Incompréhensible pour Me Dominique Le Guillon-Rodrigues qui défend les anciens salariés GAD depuis leur licenciement. Pour elle, les manquements dans le reclassement des salariés sont avérés : "En guise de reclassement, on a balancé une liste de 300 postes à des salariés qui devaient se décider en moins d’une semaine, sans accompagnement RH, sans même leur expliquer la démarche... Pire, certains salariés avaient accepté des propositions de reclassement et ont tout de même été licenciés. Tout cela, la cour n’en a absolument pas tenu compte." 

"On a été jetés et aujourd’hui, on n’a pas la reconnaissance de ce qu’on a subi."

"On m’a proposé un poste de chauffeur de bétailleuse alors que je n’ai pas le permis poids lourd", se souvient Joelle Crenn. L’ancienne salariée a rebondit. Elle a ouvert un restaurant après son licenciement mais la colère est toujours là : "Cela fait huit ans qu’on attendait. Aujourd'hui, je pense à mes anciens collègues, à ceux qui ont toujours du mal à s'en sortir. On a été jetés et aujourd’hui, on n’a pas la reconnaissance de ce qu’on a subi. " 

"La cour reproche à des salariés de production payés au Smic de ne pas avoir voulu jouer le jeu de la "mobilité géographique et de la disponibilité fonctionnelle". Concrètement, on leur reproche de ne pas avoir accepté d’aller travailler sur son site morbihannais à Josselin - à 150 km de là - alors que l’entreprise y a aussi été liquidée neuf mois plus tard."   

Ancien leader syndical de l’abattoir et désormais membre de la majorité au conseil régional, Olivier Le Bras réagit lui aussi : "Je trouve ça malheureux.

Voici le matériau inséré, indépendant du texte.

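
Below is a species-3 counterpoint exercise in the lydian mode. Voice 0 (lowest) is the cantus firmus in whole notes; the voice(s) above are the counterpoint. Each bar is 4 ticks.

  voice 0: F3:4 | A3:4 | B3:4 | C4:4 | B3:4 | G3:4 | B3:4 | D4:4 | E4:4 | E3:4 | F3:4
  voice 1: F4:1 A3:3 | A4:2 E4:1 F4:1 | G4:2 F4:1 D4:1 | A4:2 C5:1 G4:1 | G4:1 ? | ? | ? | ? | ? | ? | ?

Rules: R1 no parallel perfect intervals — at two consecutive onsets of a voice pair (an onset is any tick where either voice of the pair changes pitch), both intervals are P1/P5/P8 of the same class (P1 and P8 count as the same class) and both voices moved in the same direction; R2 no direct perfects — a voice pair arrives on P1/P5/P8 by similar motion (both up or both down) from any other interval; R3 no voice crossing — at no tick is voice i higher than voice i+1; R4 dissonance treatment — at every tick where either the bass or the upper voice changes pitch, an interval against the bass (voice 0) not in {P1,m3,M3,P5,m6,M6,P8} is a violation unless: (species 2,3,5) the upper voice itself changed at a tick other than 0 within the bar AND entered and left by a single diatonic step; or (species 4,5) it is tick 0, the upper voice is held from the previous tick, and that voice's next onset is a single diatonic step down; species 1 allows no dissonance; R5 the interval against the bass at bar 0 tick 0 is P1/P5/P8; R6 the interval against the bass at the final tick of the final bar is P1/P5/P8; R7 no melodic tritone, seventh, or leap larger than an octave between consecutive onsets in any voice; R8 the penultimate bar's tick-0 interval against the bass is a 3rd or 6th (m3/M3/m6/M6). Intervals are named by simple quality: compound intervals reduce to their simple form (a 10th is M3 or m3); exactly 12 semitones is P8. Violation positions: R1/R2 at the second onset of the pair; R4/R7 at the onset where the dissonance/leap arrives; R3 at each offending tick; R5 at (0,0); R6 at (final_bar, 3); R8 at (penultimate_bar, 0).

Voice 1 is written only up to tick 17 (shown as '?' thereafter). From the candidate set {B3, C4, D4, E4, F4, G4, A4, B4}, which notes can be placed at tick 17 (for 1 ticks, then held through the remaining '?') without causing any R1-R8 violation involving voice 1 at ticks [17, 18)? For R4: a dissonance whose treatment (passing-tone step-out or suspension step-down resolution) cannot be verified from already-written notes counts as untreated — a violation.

B3: legal
C4: violates R4
D4: legal
E4: violates R4
F4: violates R4
G4: legal
A4: violates R4
B4: legal

{B3, B4, D4, G4}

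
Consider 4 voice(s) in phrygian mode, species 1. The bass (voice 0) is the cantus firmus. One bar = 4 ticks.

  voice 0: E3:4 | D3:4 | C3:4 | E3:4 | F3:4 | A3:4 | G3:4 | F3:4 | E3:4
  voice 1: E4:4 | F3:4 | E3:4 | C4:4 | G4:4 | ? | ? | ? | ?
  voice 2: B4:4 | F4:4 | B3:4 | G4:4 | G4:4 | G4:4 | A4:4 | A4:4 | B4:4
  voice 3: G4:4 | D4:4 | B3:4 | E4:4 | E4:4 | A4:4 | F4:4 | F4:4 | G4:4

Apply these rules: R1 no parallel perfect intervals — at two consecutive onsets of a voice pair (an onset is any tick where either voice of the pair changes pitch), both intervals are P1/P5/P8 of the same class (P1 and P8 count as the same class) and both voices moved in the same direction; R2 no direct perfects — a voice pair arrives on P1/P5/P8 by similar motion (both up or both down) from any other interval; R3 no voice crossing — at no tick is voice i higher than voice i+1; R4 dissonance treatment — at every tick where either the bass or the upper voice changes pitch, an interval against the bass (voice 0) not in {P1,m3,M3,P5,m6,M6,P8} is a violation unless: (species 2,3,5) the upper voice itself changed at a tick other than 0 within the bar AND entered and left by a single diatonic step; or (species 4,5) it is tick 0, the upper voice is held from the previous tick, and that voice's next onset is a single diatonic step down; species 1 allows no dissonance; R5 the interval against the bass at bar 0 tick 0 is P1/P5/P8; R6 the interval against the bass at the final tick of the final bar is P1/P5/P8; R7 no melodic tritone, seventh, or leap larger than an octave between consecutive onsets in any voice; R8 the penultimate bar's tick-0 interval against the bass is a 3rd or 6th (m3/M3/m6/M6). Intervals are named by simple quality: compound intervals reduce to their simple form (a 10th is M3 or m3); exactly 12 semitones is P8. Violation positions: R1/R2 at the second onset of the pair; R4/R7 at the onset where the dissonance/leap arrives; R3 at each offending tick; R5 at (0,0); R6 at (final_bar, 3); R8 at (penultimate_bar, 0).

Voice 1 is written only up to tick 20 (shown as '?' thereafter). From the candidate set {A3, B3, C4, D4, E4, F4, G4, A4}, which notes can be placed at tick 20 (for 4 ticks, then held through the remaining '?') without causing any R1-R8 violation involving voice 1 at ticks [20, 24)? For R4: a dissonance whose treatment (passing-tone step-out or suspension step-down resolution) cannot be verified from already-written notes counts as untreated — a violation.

A3: violates R7
B3: violates R4
C4: legal
D4: violates R4
E4: legal
F4: legal
G4: violates R4
A4: violates R2,R3

{C4, E4, F4}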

Cette fermeture d’abattoir était d’autant plus injustifiée qu’aujourd’hui, il est question de relancer l’activité d’abattage sur l’ancien site GAD."

La coopérative La Cooperl veut en effet racheter l’ancien site pour y créer un nouvel abattoir qui réclamera, à terme, l'embauche de 500 personnes.

Les anciens salariés de GAD SAS se réuniront à Morlaix le 3 décembre et devraient, entre autre, décider de se pourvoir ou non en cassation.